Fnac / Darty : derrière les synergies de coûts,  des opportunités de croissance à saisir…

Publié le 04/05/2016

synergies fnac darty

 

Un groupe français de distribution, apte à se positionner sur le podium mondial, face à Amazon, Saturn, ou Dixons, va se constituer. Un challenge d’ordre business autant qu’humain.

 

La bataille boursière pour la conquête de Darty maintenant terminée, c’est le moment de prendre du recul sur les enjeux des prochains mois et sur les éléments à mettre sous contrôle …

 

Une bataille boursière épique, avec des arguments financiers assez classiques…

Pour convaincre les investisseurs, le discours s’est logiquement porté sur le montant de la valorisation de Darty, la « cible », et sur les synergies qui permettront de financer l’acquisition.

Bien sûr, tout rachat d’enseigne, quel que soit le niveau d’intégration commerciale, doit aboutir à des économies de coûts de fonctionnement, par la mutualisation des fonctions « régaliennes », des back office, de la logistique, voire des systèmes. Ce rapprochement permettra aussi de réaliser des gains de marge via l’amélioration des conditions d’achats, sur un marché où les fournisseurs (en technique) sont internationaux et pratiquent avec les distributeurs mondiaux des négociations « globales ».

Ces figures imposées devront bien sûr, être réalisées, mais ce n’est cependant pas à l’aulne de la concrétisation de ces synergies que le rapprochement s’avèrera être un succès.

D’une part, on ne mobilise pas les équipes sur le terrain avec des réductions de coûts. De l’autre, une fois ces économies obtenues, les actionnaires attendront le « deuxième étage de la fusée », celui qui fera vraiment décoller l’ensemble et leur permettra de réaliser une forte plus-value de sortie.

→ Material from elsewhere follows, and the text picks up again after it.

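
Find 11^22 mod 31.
By repeated squaring mod 31: 11^{1}≡11, 11^{2}≡28, 11^{4}≡9, 11^{8}≡19, 11^{16}≡20. Then 11^{22} = 11^{16+4+2} ≡ 20 × 9 × 28 ≡ 18 mod 31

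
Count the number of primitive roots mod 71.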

C’est pour cela que les protagonistes du rapprochement voient très probablement dans cette opération bien plus qu’un simple projet de réduction de coûts et d’accélération de la rationalisation du parc immobilier – de toute manière imposée par l’évolution de la consommation et le développement des ventes sur le web.

 

Le vrai défi pour le futur ensemble : être plus fort collectivement pour explorer avec succès de nouveaux terrains stratégiques et devenir un acteur qui pèse au niveau mondial

Rapprocher Fnac et Darty, c’est réunir 2 fleurons historiques du commerce français qui ont su s’ancrer dans la modernité sans renier leur promesse originelle.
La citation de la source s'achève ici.